Sur l’état des centres de rétention administrative, nous rejoignons la Contrôleure générale des lieux de privation de liberté, qui déplore des investissements immobiliers prioritairement orientés vers un accroissement de la sécurité, et non vers un entretien et une réfection des locaux permettant d’assurer a minima un accueil digne des personnes retenues.
À l’occasion du futur débat sur le projet de loi sur l’asile et l’immigration, nous aurons l’occasion de revenir plus précisément sur ces points. Pour l’heure, nous ne voterons pas les crédits de cette mission budgétaire, qui sont bien loin de répondre à des situations humaines, parfois dramatiques dont les causes sont trop souvent ignorées. (Applaudissements sur les travées des groupes SER et GEST.)
M. le président. La parole est à Mme Nathalie Goulet.
Mme Nathalie Goulet. Monsieur le président, monsieur le ministre, mes chers collègues, je remercie Muriel Jourda de son rapport pour avis.
Comme Mme Assassi, je regrette que la position de la commission des finances ne nous ait pas été donnée. Comme le dirait l’Ecclésiaste, que vous devez connaître, monsieur le rapporteur spécial, il y a un temps pour tout : un temps pour les discours et un temps pour être rapporteur spécial. L’éclairage de la commission des finances manque à ceux qui n’en sont pas membres. (Applaudissements sur les travées des groupes UC, RDSE, GEST, SER et CRCE. – Mme Esther Benbassa applaudit également.) Heureusement que nous disposons du rapport écrit.
Monsieur le ministre, je commencerai par vous interpeller sur la disparition du fichier Application de gestion des dossiers des ressortissants étrangers en France (Agdref) et son remplacement par l’Administration numérique pour les étrangers en France (Anef), pour un budget d’environ 28 millions d’euros. Les rapporteurs pour avis de la commission des lois se sont à juste titre interrogés sur ce projet dans leur rapport sur les crédits de cette mission.
Pour avoir vécu Louvois et la plateforme nationale des interceptions judiciaires (PNIJ), je dois dire qu’une telle disparition m’intrigue et m’inquiète. J’aimerais que vous nous communiquiez quelques renseignements sur ce nouveau système.

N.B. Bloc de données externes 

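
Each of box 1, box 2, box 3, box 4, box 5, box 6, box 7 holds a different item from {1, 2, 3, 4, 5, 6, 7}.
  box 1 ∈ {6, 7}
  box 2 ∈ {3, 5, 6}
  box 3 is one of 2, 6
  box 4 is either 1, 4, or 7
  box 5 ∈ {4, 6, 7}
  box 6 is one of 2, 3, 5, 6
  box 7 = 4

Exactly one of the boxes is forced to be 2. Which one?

box 3

box 7 must be 4 (only option left). Remove 4 from box 4, box 5.
Among the 6 still-open variables, 1 fits only box 4 (and all 6 values in {1, 2, 3, 5, 6, 7} must be used), so box 4 = 1.
The 2 variables box 1 and box 5 are confined to {6, 7}, which locks those values in; drop them from box 2, box 3, box 6.
So 2 goes to box 3.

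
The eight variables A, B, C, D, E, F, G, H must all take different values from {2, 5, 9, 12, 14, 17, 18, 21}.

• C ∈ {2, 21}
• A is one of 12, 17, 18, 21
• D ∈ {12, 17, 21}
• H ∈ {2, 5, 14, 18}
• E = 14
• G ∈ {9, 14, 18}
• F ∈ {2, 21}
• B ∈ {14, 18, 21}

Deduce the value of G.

E has just one choice, so E = 14. Remove 14 from B, G, H.
The 7 still-open variables together cover exactly {2, 5, 9, 12, 17, 18, 21} — 7 values for 7 variables — and 5 appears only in H's list, so H = 5.
The 6 still-open variables together cover exactly {2, 9, 12, 17, 18, 21} — 6 values for 6 variables — and 9 appears only in G's list, so G = 9.

9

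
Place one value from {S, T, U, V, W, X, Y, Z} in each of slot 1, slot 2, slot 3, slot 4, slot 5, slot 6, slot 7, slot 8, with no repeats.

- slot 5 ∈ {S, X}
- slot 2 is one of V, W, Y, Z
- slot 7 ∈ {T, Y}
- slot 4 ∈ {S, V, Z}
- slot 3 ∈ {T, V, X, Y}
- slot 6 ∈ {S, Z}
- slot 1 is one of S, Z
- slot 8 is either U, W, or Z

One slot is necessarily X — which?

The 8 variables together cover exactly {S, T, U, V, W, X, Y, Z} — 8 values for 8 variables — and U appears only in slot 8's list, so slot 8 = U.
The 7 still-open variables together cover exactly {S, T, V, W, X, Y, Z} — 7 values for 7 variables — and W appears only in slot 2's list, so slot 2 = W.
The 2 variables slot 1 and slot 6 are confined to {S, Z}, which locks those values in; drop them from slot 4, slot 5.
So X goes to slot 5.

slot 5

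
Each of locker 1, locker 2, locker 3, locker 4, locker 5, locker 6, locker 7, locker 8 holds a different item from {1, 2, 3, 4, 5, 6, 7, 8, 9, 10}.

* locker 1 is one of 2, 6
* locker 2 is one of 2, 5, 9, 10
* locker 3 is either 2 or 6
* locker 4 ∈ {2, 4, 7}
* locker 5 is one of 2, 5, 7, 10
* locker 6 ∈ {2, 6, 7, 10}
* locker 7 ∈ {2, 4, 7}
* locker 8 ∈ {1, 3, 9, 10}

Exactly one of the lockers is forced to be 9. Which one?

locker 1 and locker 3 between them cover only {2, 6} — a naked pair. Remove those values from locker 2, locker 4, locker 5, locker 6, locker 7.
locker 4 and locker 7 between them cover only {4, 7} — a naked pair. Remove those values from locker 5, locker 6.
locker 6 has just one choice, so locker 6 = 10. So locker 2, locker 5, locker 8 can't be 10.
locker 5's domain is down to {5}, so locker 5 = 5. Remove 5 from locker 2.
So 9 goes to locker 2.

locker 2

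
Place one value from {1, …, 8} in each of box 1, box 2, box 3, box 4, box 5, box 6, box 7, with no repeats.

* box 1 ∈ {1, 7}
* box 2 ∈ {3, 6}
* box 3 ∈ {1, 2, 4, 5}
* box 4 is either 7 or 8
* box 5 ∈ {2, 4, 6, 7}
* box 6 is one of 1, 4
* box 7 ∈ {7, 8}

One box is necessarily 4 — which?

The 2 variables box 4 and box 7 are confined to {7, 8}, which locks those values in; drop them from box 1, box 5.
That leaves box 1 = 1. Eliminate 1 elsewhere: box 3, box 6.
So 4 goes to box 6.

box 6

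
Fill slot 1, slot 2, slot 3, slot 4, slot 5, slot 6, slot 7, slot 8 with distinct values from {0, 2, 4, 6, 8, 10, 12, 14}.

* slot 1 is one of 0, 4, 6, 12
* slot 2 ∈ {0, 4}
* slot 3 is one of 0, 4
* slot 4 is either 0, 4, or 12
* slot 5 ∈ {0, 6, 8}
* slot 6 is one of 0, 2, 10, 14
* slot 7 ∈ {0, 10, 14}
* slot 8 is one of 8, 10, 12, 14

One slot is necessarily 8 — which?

slot 5

The 8 variables draw from only 8 values {0, 2, 4, 6, 8, 10, 12, 14}, so each is used; only slot 6 can be 2, hence slot 6 = 2.
slot 2 and slot 3 share exactly the 2 values {0, 4}; by pigeonhole those values go to them, so strike 0, 4 from slot 1, slot 4, slot 5, slot 7.
That leaves slot 4 = 12. Eliminate 12 elsewhere: slot 1, slot 8.
That leaves slot 1 = 6. So slot 5 can't be 6.
So 8 goes to slot 5.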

Pourrez-vous assurer que les communes, les collectivités ainsi que les organismes de sécurité sociale auront un accès à ce fichier ? Le Gouvernement a récemment rappelé que les personnes faisant l’objet d’une OQTF, qui figureront donc dans ce fichier, ne pourraient plus bénéficier de certaines prestations. Il a fallu attendre une crise récente pour que l’on s’en préoccupe. Pourtant, nous n’avons rien vu à ce propos dans le projet de loi de financement de la sécurité sociale pour 2023.
Comment pouvez-vous garantir qu’avec la disparition d’Agdref et la mise en place du nouveau fichier Anef, aucune attribution de numéro d’inscription au répertoire (NIR) n’aura lieu sans vérification des identités ?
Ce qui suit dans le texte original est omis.